A Royal Navy officer from Aylesbury is returning from taking part in NATO’s largest maritime exercise of the year in the Baltic Sea.
Petty Officer Weapons Engineer (PO) Pete ‘Pedro’ Spayne was deployed in minehunter HMS Quorn on BALTOPS 15 (BALTic OPerationS) – a multi national exercise led by NATO involving 49 ships and more than 5,000 personnel from 17 nations.
The UK had three ships deployed on BALTOPS, the largest number the country has ever sent to the annual exercise.
PO Spayne, 28, who attended Quarrendon School (now Aylesbury Vale Academy), joined the Royal Navy in 2004 and is Quorn’s Deputy Weapons Engineering Officer, responsible for the ships weapons, sensors and navigational equipment. Next year he is due to complete a seven month tour to the Middle East with the crew, but this year is deployed to a distinctly chillier climate.
He said: “BALTOPS was a rare opportunity to work with ships from so many different nations”
“It gave us the chance to go out and demonstrate our skills and capabilities, but also the opportunity to work with and learn from our friends and allies”
Quorn has been deployed since March as part of the Standing NATO Mine Countermeasures Group One (SNMCMG1). Throughout the three month deployment the ship has operated closely with six other NATO minehunters, conducting mine hunting exercises and operations in the region.

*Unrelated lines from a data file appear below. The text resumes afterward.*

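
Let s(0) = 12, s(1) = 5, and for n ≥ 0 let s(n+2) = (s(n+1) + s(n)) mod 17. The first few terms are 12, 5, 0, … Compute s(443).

We have s(0) = 12, s(1) = 5, s(2) = 0, s(3) = 5, s(4) = 5, s(5) = 10, s(6) = 15, s(7) = 8, s(8) = 6, s(9) = 14, s(10) = 3, s(11) = 0, s(12) = 3, s(13) = 3, s(14) = 6, s(15) = 9, s(16) = 15, s(17) = 7, s(18) = 5, s(19) = 12, s(20) = 0, s(21) = 12, s(22) = 12, s(23) = 7, s(24) = 2, s(25) = 9, s(26) = 11, s(27) = 3, s(28) = 14, s(29) = 0, s(30) = 14, s(31) = 14, s(32) = 11, s(33) = 8, s(34) = 2, s(35) = 10, s(36) = 12, s(37) = 5.
The sequence repeats with period 36.
So s(443) = s(0 + ((443-0) mod 36)) = s(11) = 0.

0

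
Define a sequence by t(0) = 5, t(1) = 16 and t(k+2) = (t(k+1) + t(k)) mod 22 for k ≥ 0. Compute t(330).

t(0) = 5,  t(1) = 16,  t(2) = 21,  t(3) = 15,  t(4) = 14,  t(5) = 7,  t(6) = 21,  t(7) = 6,  t(8) = 5,  t(9) = 11,  t(10) = 16,  t(11) = 5,  t(12) = 21,  t(13) = 4,  t(14) = 3,  t(15) = 7,  t(16) = 10,  t(17) = 17,  t(18) = 5,  t(19) = 0,  t(20) = 5,  t(21) = 5,  t(22) = 10,  t(23) = 15,  t(24) = 3,  t(25) = 18,  t(26) = 21,  t(27) = 17,  t(28) = 16,  t(29) = 11,  t(30) = 5,  t(31) = 16.
The sequence repeats with period 30.
So t(330) = t(0 + ((330-0) mod 30)) = t(0) = 5.

5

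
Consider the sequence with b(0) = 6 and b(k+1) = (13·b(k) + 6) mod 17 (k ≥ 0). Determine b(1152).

6

Listing terms: b(0) = 6, b(1) = 16, b(2) = 10, b(3) = 0, b(4) = 6.
Since b(4) = b(0) = 6, the sequence is periodic with period 4.
So b(1152) = b(0 + ((1152-0) mod 4)) = b(0) = 6.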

Prior to BALTOPS the ship took part in Operation Open Spirit, an annual multinational naval mine clearance and ordnance disposal event in the Baltic designed to remove the 85,000 mines laid during the two world wars.
Within a two-week window the group successfully located 200 historic mines and destroyed close to 50 of them, the others being declared no danger to shipping
PO Spayne said: “Being away for months at a time can be stressful and places a huge strain on family life. We simply couldn’t do it without the support of loved ones back home. I’m looking forward to seeing my wife and kids when we get back to the UK.”
HMS Quorn returns to Portsmouth on July 2.